If you’re unfamiliar with the Mediterranean diet, it’s one that is a particularly great option for those seeking to maintain a healthy weight. In studies that analysed the eating strategies of real-world eaters, it was found to have the highest adherence rate with 57 per cent, with those eating that way losing an average of 4.58kg, as well as seeing notable improvements in blood pressure and blood sugar levels. Based on the traditional cuisine of countries bordering the Mediterranean Sea, it’s high in vegetables, fruits, whole grains, beans, nuts and seeds, and olive oil. Consider things like fresh seafood, light salads, and nourishing grains.
But while the health benefits of the Mediterranean diet have long been known, far fewer people know just how good the diet is for other areas of health – like your sex life. But according to new observational studies, it appears the diet high in legumes, fruit and vegetables isn’t just good for heart health and lowering the risk of heart disease, type 2 diabetes, depression and dementia. It turns out the Mediterranean diet can also benefit your sex life by helping with erectile dysfunction?
Don’t believe us? According to research presented at this year’s European Society of Cardiology congress, men with high blood pressure were seen as twice as more likely to experience erectile dysfunction than their peers with normal blood pressure. So, just where does the Mediterranean diet come in then?

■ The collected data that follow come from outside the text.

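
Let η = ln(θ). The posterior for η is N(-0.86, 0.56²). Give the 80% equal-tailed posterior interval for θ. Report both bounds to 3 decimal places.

On the log scale the 80% interval is -0.86 ± 1.282 × 0.56 = [-1.5777, -0.1423].
Exponentiate: [e^-1.5777, e^-0.1423] = [0.206, 0.867].

[0.206, 0.867]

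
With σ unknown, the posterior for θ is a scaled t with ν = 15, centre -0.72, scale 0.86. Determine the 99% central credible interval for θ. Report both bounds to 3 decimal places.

[-3.254, 1.814]

The t_15 distribution is symmetric; the 99% interval is -0.72 ± t·0.86 with t_{0.995,15} = 2.947.
Half-width: 2.947 × 0.86 = 2.534.
-0.72 − 2.534 = -3.254; -0.72 + 2.534 = 1.814.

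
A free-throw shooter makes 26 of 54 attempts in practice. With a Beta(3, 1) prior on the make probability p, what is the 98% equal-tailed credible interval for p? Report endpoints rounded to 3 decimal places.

Posterior: Beta(3+26, 1+28) = Beta(29, 29).
Equal-tailed 98% interval: the 0.01 and 0.99 quantiles of Beta(29, 29).
Posterior mean ≈ 0.500, SD ≈ 0.065; a Normal approximation gives roughly [0.349, 0.651].
Exact: F⁻¹(0.01) = 0.350; F⁻¹(0.99) = 0.650.

[0.350, 0.650]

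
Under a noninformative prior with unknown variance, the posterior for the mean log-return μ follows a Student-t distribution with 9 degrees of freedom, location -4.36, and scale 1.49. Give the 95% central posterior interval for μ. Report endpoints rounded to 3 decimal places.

[-7.731, -0.989]

The t_9 distribution is symmetric; the 95% interval is -4.36 ± t·1.49 with t_{0.975,9} = 2.262.
Half-width: 2.262 × 1.49 = 3.371.
-4.36 − 3.371 = -7.731; -4.36 + 3.371 = -0.989.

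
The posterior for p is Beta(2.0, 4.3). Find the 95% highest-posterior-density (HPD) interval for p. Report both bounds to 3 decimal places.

The posterior is unimodal and skewed, so the HPD interval has equal density at both endpoints and is the shortest 95% interval.
Solving f(0.023) = f(0.644) with F(0.644) − F(0.023) = 0.95 gives [0.023, 0.644].
For comparison, the equal-tailed interval is [0.049, 0.692]; the HPD is narrower and shifted toward the mode.

[0.023, 0.644]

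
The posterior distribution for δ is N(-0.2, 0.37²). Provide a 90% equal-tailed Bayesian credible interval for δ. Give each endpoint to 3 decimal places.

The posterior is symmetric, so the 90% equal-tailed interval is δ = -0.2 ± z·0.37 with z = 1.645.
Half-width: 1.645 × 0.37 = 0.609.
-0.2 − 0.609 = -0.809; -0.2 + 0.609 = 0.409.

[-0.809, 0.409]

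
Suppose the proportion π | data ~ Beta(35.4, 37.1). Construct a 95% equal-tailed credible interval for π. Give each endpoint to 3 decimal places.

Posterior: Beta(35.4, 37.1).
Equal-tailed 95% interval: the 0.025 and 0.975 quantiles of Beta(35.4, 37.1).
Posterior mean ≈ 0.488, SD ≈ 0.058; a Normal approximation gives roughly [0.374, 0.603].
Exact: F⁻¹(0.025) = 0.375; F⁻¹(0.975) = 0.603.

[0.375, 0.603]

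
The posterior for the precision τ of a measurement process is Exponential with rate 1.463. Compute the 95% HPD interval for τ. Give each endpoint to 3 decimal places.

The exponential density is strictly decreasing on [0, ∞), so the HPD interval is anchored at 0: [0, q] with P(τ ≤ q) = 0.95.
q = −ln(1 − 0.95) / 1.463 = 2.9957 / 1.463 = 2.048.

[0.000, 2.048]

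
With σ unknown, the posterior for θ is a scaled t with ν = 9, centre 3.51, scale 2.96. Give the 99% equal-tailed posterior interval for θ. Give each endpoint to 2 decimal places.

The t_9 distribution is symmetric; the 99% interval is 3.51 ± t·2.96 with t_{0.995,9} = 3.250.
Half-width: 3.250 × 2.96 = 9.62.
3.51 − 9.62 = -6.11; 3.51 + 9.62 = 13.13.

[-6.11, 13.13]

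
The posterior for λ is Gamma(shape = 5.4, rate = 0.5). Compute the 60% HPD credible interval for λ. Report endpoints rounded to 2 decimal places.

[5.67, 12.90]

The posterior is unimodal and skewed, so the HPD interval has equal density at both endpoints and is the shortest 60% interval.
Solving f(5.67) = f(12.90) with F(12.90) − F(5.67) = 0.60 gives [5.67, 12.90].
For comparison, the equal-tailed interval is [6.83, 14.39]; the HPD is narrower and shifted toward the mode.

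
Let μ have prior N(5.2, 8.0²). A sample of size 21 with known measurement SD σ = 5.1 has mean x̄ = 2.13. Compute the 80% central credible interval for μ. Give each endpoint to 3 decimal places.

[0.776, 3.601]

Posterior precision = 1/8.0² + 21/5.1² = 0.0156 + 0.8074 = 0.8230, so posterior SD = 1.1023.
Posterior mean = (5.2/8.0² + 21·2.13/5.1²) / 0.8230 = 2.1883.
Interval: 2.1883 ± 1.282 × 1.1023 → [0.776, 3.601].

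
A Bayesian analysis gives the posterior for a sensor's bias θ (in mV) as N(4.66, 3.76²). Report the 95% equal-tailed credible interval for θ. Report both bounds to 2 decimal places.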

According to the researchers, those men that closely followed the Mediterranean diet had higher coronary flow reserve (meaning they were better able to increase blood flow when needed) and better erectile performance. It’s largely thanks to the diet which, aside from encouraging people to eat more fruits and vegetables, also limits red meat intake to a recommended two servings only per week. This makes it fantastic for lowering blood pressure and is also better for the environment, too.
If all that wasn’t enough to see you jump ship to the Mediterranean diet immediately, just wait: it gets better. In 2014, Spanish researcher Fernando Azpiroz examined the diet and found it can also reduce the incidence of farting by 28 per cent. So, excuse us as we go order a Greek salad.